Tribalism and Australian marriage equality

This morning I was listening to a podcast from US National Public Radio on the topic 'word of the year'. The commentator Geoff Nunberg chose 'tribalism' as his word of the year and focused his explanation on the politics of identity.

I've been thinking a lot about tribalism this year, trying to decide whether it's a good or bad thing. Nunberg says people often 'use "tribal" to obliterate the differences between solidarity and blind group loyalty' and that this can lead society to become 'fragmented into factions that deny one another's legitimacy'.

At various moments of the debate on same sex marriage in Australia, I could see this kind of 'we are right you are wrong' attitude on both sides. So I was heartened that the 'yes' case supporters in the public gallery of Parliament House choseĀ 'I am Australian' when they broke into song after the vote was passed last Thursday.

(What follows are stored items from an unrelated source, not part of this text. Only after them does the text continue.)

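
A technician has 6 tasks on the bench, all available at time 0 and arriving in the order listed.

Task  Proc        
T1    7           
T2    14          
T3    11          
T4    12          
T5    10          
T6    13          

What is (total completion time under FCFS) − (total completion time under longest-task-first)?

FIFO (arrival order): T1 T2 T3 T4 T5 T6.
T1: 0→7
T2: 7→21
T3: 21→32
T4: 32→44
T5: 44→54
T6: 54→67
Sum = 7+21+32+44+54+67 = 225.
LPT (decreasing processing time): T2 T6 T4 T3 T5 T1.
T2: 0→14
T6: 14→27
T4: 27→39
T3: 39→50
T5: 50→60
T1: 60→67
Sum = 14+27+39+50+60+67 = 257.
Difference = 225 − 257 = -32.

-32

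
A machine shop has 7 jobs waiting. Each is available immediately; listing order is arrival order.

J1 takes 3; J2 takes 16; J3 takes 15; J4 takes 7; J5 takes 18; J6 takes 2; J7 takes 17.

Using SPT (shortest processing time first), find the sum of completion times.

SPT (increasing processing time): J6 J1 J4 J3 J2 J7 J5.
J6: 0→2
J1: 2→5
J4: 5→12
J3: 12→27
J2: 27→43
J7: 43→60
J5: 60→78
Sum = 2+5+12+27+43+60+78 = 227.

227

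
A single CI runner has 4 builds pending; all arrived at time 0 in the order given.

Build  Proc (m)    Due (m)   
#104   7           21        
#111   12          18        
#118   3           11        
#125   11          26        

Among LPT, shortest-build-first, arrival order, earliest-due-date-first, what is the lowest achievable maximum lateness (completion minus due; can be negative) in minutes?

7

LPT (decreasing processing time): #111 #125 #104 #118.
#111: 0→12, due 18, lateness -6
#125: 12→23, due 26, lateness -3
#104: 23→30, due 21, lateness 9
#118: 30→33, due 11, lateness 22
Maximum = 22.
SPT (increasing processing time): #118 #104 #125 #111.
#118: 0→3, due 11, lateness -8
#104: 3→10, due 21, lateness -11
#125: 10→21, due 26, lateness -5
#111: 21→33, due 18, lateness 15
Maximum = 15.
FIFO (arrival order): #104 #111 #118 #125.
#104: 0→7, due 21, lateness -14
#111: 7→19, due 18, lateness 1
#118: 19→22, due 11, lateness 11
#125: 22→33, due 26, lateness 7
Maximum = 11.
EDD (increasing due date): #118 #111 #104 #125.
#118: 0→3, due 11, lateness -8
#111: 3→15, due 18, lateness -3
#104: 15→22, due 21, lateness 1
#125: 22→33, due 26, lateness 7
Maximum = 7.
LPT 22, SPT 15, FIFO 11, EDD 7 → minimum 7.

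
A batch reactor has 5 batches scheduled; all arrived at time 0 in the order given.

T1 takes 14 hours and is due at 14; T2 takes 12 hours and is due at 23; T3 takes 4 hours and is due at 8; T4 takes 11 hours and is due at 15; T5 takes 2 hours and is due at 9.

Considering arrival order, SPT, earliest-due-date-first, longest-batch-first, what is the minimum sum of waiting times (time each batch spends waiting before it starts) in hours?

FIFO (arrival order): T1 T2 T3 T4 T5.
T1: waits 0, runs 0→14
T2: waits 14, runs 14→26
T3: waits 26, runs 26→30
T4: waits 30, runs 30→41
T5: waits 41, runs 41→43
Sum = 0+14+26+30+41 = 111.
SPT (increasing processing time): T5 T3 T4 T2 T1.
T5: waits 0, runs 0→2
T3: waits 2, runs 2→6
T4: waits 6, runs 6→17
T2: waits 17, runs 17→29
T1: waits 29, runs 29→43
Sum = 0+2+6+17+29 = 54.
EDD (increasing due date): T3 T5 T1 T4 T2.
T3: waits 0, runs 0→4
T5: waits 4, runs 4→6
T1: waits 6, runs 6→20
T4: waits 20, runs 20→31
T2: waits 31, runs 31→43
Sum = 0+4+6+20+31 = 61.
LPT (decreasing processing time): T1 T2 T4 T3 T5.
T1: waits 0, runs 0→14
T2: waits 14, runs 14→26
T4: waits 26, runs 26→37
T3: waits 37, runs 37→41
T5: waits 41, runs 41→43
Sum = 0+14+26+37+41 = 118.
FIFO 111, SPT 54, EDD 61, LPT 118 → minimum 54.

54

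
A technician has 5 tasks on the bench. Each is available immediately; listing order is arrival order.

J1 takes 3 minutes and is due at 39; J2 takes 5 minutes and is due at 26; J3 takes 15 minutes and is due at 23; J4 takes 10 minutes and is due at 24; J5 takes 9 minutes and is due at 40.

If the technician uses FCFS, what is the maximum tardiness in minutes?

9

FIFO (arrival order): J1 J2 J3 J4 J5.
J1: 0→3, due 39, tardiness 0
J2: 3→8, due 26, tardiness 0
J3: 8→23, due 23, tardiness 0
J4: 23→33, due 24, tardiness 9
J5: 33→42, due 40, tardiness 2
Maximum = 9.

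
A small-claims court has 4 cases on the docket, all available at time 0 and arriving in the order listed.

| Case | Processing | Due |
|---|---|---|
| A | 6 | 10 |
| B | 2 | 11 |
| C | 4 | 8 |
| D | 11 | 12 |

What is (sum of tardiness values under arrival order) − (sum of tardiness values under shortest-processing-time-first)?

FIFO (arrival order): A B C D.
A: 0→6, due 10, tardiness 0
B: 6→8, due 11, tardiness 0
C: 8→12, due 8, tardiness 4
D: 12→23, due 12, tardiness 11
Sum = 0+0+4+11 = 15.
SPT (increasing processing time): B C A D.
B: 0→2, due 11, tardiness 0
C: 2→6, due 8, tardiness 0
A: 6→12, due 10, tardiness 2
D: 12→23, due 12, tardiness 11
Sum = 0+0+2+11 = 13.
Difference = 15 − 13 = 2.

2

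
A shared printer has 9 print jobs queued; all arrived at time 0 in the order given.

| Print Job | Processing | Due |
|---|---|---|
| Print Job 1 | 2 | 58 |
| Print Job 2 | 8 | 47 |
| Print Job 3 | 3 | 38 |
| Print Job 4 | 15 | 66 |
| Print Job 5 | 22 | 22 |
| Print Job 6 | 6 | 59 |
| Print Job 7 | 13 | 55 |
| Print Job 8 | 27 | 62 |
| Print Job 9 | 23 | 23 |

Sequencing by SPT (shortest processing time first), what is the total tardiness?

173

SPT (increasing processing time): Print Job 1 Print Job 3 Print Job 6 Print Job 2 Print Job 7 Print Job 4 Print Job 5 Print Job 9 Print Job 8.
Print Job 1: 0→2, due 58, tardiness 0
Print Job 3: 2→5, due 38, tardiness 0
Print Job 6: 5→11, due 59, tardiness 0
Print Job 2: 11→19, due 47, tardiness 0
Print Job 7: 19→32, due 55, tardiness 0
Print Job 4: 32→47, due 66, tardiness 0
Print Job 5: 47→69, due 22, tardiness 47
Print Job 9: 69→92, due 23, tardiness 69
Print Job 8: 92→119, due 62, tardiness 57
Sum = 0+0+0+0+0+0+47+69+57 = 173.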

The song's refrain - 'we are one, but we are many' - specifically recognises the legitimacy of tribes beyond our own. It implicitly affirms identities that are centred around many commonalities including gender and sexual preference. Thursday's cause for celebration was the successful passage of the bill that meant our nation's marriage law would now include identities it had previously excluded.

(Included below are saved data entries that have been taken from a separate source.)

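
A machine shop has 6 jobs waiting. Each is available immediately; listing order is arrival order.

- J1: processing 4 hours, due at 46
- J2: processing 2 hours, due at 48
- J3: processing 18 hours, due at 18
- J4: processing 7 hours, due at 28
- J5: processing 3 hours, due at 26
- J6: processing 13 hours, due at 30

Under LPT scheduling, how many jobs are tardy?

LPT (decreasing processing time): J3 J6 J4 J1 J5 J2.
J3: 0→18, due 18, tardiness 0
J6: 18→31, due 30, tardiness 1
J4: 31→38, due 28, tardiness 10
J1: 38→42, due 46, tardiness 0
J5: 42→45, due 26, tardiness 19
J2: 45→47, due 48, tardiness 0
Late jobs: 3.

3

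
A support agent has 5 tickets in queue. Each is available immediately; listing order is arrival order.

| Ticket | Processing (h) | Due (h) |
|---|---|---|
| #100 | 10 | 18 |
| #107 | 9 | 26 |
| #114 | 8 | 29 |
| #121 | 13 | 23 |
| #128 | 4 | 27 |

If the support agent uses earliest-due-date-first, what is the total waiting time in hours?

101

EDD (increasing due date): #100 #121 #107 #128 #114.
#100: waits 0, runs 0→10
#121: waits 10, runs 10→23
#107: waits 23, runs 23→32
#128: waits 32, runs 32→36
#114: waits 36, runs 36→44
Sum = 0+10+23+32+36 = 101.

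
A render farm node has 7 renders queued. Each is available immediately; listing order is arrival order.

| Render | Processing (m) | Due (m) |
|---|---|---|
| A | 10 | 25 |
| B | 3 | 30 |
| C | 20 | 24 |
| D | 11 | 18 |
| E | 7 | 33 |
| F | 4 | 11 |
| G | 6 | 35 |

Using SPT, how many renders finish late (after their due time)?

3

SPT (increasing processing time): B F G E A D C.
B: 0→3, due 30, tardiness 0
F: 3→7, due 11, tardiness 0
G: 7→13, due 35, tardiness 0
E: 13→20, due 33, tardiness 0
A: 20→30, due 25, tardiness 5
D: 30→41, due 18, tardiness 23
C: 41→61, due 24, tardiness 37
Late renders: 3.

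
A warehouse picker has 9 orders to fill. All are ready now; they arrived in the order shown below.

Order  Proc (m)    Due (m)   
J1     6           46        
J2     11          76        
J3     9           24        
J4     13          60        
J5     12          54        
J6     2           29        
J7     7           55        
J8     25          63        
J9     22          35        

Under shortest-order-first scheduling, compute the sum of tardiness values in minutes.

SPT (increasing processing time): J6 J1 J7 J3 J2 J5 J4 J9 J8.
J6: 0→2, due 29, tardiness 0
J1: 2→8, due 46, tardiness 0
J7: 8→15, due 55, tardiness 0
J3: 15→24, due 24, tardiness 0
J2: 24→35, due 76, tardiness 0
J5: 35→47, due 54, tardiness 0
J4: 47→60, due 60, tardiness 0
J9: 60→82, due 35, tardiness 47
J8: 82→107, due 63, tardiness 44
Sum = 0+0+0+0+0+0+0+47+44 = 91.

91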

In the lead up to the postal survey, I found it interesting to read an article in The Conversation identifying tribes within the GLBTI community that were notably unenthusiastic about voting 'yes'.

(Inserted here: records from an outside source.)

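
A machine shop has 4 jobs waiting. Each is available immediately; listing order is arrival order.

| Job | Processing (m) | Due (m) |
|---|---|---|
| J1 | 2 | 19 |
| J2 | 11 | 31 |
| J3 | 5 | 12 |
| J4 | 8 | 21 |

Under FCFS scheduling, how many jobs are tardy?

2

FIFO (arrival order): J1 J2 J3 J4.
J1: 0→2, due 19, tardiness 0
J2: 2→13, due 31, tardiness 0
J3: 13→18, due 12, tardiness 6
J4: 18→26, due 21, tardiness 5
Late jobs: 2.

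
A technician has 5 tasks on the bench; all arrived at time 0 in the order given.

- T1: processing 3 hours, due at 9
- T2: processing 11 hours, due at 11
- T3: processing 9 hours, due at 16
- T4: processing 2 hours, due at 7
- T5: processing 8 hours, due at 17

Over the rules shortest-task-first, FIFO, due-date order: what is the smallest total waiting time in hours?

42

SPT (increasing processing time): T4 T1 T5 T3 T2.
T4: waits 0, runs 0→2
T1: waits 2, runs 2→5
T5: waits 5, runs 5→13
T3: waits 13, runs 13→22
T2: waits 22, runs 22→33
Sum = 0+2+5+13+22 = 42.
FIFO (arrival order): T1 T2 T3 T4 T5.
T1: waits 0, runs 0→3
T2: waits 3, runs 3→14
T3: waits 14, runs 14→23
T4: waits 23, runs 23→25
T5: waits 25, runs 25→33
Sum = 0+3+14+23+25 = 65.
EDD (increasing due date): T4 T1 T2 T3 T5.
T4: waits 0, runs 0→2
T1: waits 2, runs 2→5
T2: waits 5, runs 5→16
T3: waits 16, runs 16→25
T5: waits 25, runs 25→33
Sum = 0+2+5+16+25 = 48.
SPT 42, FIFO 65, EDD 48 → minimum 42.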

These groups were composed of predominantly older GLBTI people who were proudly countercultural. They feared that marriage 'would become the gold standard for same-sex relationships and other relationship styles would be regarded as less worthy'.

As I understood it, these groups were not denying the legitimacy of GLBTI people wanting to get married. They just hoped that equal marriage supporters would return the favour and recognise the legitimacy of their rejection of marriage as a lifestyle choice. I believe that they got their wish, at least to the extent that they did not suffer criticism from the 'yes' supporters.

With regard to the Catholic Church, it has to be argued that the majority of bishops supported a position that exemplifies the negative characterisation I quoted above. That is a non-recognition of the distinction between solidarity and blind loyalty that leads to a denial of the legitimacy of those with opposing views.

It was therefore gratifying that so many Catholics followed the lead of the few bishops who advocated a vote according to conscience on what they insisted was in any case a secular matter. This turned out to be a demonstration of the good that can exist in tribalism - solidarity and qualified loyalty.